Ähnlicher Fall im Juni in Mecklenburg-Vorpommern
Wie genau die Geschehnisse in Berlin zu bewerten sind, wird wohl noch aufgearbeitet werden Schon jetzt aber decken sich die etablierten Parteien trotz des Wahlkampfesgegenseitig. So sagte die Grünen-Spitzenkandidatin Jarasch gegenüber dem Inforadio des Rundfunks Berlin-Brandenburg, man habe am Dienstag die Kinder und Jugendlichen offenbar schlichtweg "vergessen".
Dieser Darstellung stehen aber die deutlichen Äußerungen von Gesundheitssenatorin Kalayci entgegen, die eine Ausnahme für Minderjährige, die nicht geimpft werden können, ausdrücklich abgelehnt hat.
Wahrscheinlicher ist also, dass den Verantwortlichen die politischen und gesellschaftlichen Konsequenzen ihrer Beschlüsse gar nicht bewusst waren. Der Berliner Fall macht daher zwei grundlegende Probleme der Corona-Politik deutlich: Erstens die Abkopplung politischer Entscheidungsträger von der Lebensrealität der Menschen im Land.
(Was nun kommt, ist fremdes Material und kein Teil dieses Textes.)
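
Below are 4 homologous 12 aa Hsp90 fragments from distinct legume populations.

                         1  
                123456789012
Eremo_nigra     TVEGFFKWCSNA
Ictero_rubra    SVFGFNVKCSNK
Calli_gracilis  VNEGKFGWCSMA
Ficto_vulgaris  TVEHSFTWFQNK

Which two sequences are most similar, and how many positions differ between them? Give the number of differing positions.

5

Pairwise Hamming distances:
  Eremo_nigra vs Ictero_rubra: 6
  Eremo_nigra vs Calli_gracilis: 5
  Eremo_nigra vs Ficto_vulgaris: 6
  Ictero_rubra vs Calli_gracilis: 9
  Ictero_rubra vs Ficto_vulgaris: 9
  Calli_gracilis vs Ficto_vulgaris: 9
The smallest is 5, between Eremo_nigra and Calli_gracilis.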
Und zweitens die Bereitschaft, das eigene Unvermögen bei der Einhegung des Virus zulasten derjenigen zu kompensieren, die sich (vermeintlich) am wenigsten wehren können.
Das ist nicht neu. Im Juni erst hatte die SPD-Regierung in Mecklenburg-Vorpommern für eine ganz ähnliche Debatte gesorgt. Sie hatte eine Corona-Verordnung erlassen, die nur Geimpften und Genesenen die Einreise in das Bundesland erlaubte. Die vor allem bei Familien beliebten Ostseestränden wären damit für Kinder tabu gewesen.
Erst nach Protesten hatte die Landesregierung von Ministerpräsidentin Manuela Schwesig die Regelung korrigiert und alles mit einem Missverständnis erklärt. Man sei, so hieß es in der Landeshauptstadt Schwerin, davon ausgegangen, dass Kinder von den Einreiseverboten nicht erfasst seien, weil sie ja nicht geimpft werden können. Erst auf zahlreiche kritische Nachfragen und Nachbesserungsforderungen unter anderem des Oberverwaltungsgerichts Greifswald wurde die Regelung nachgearbeitet.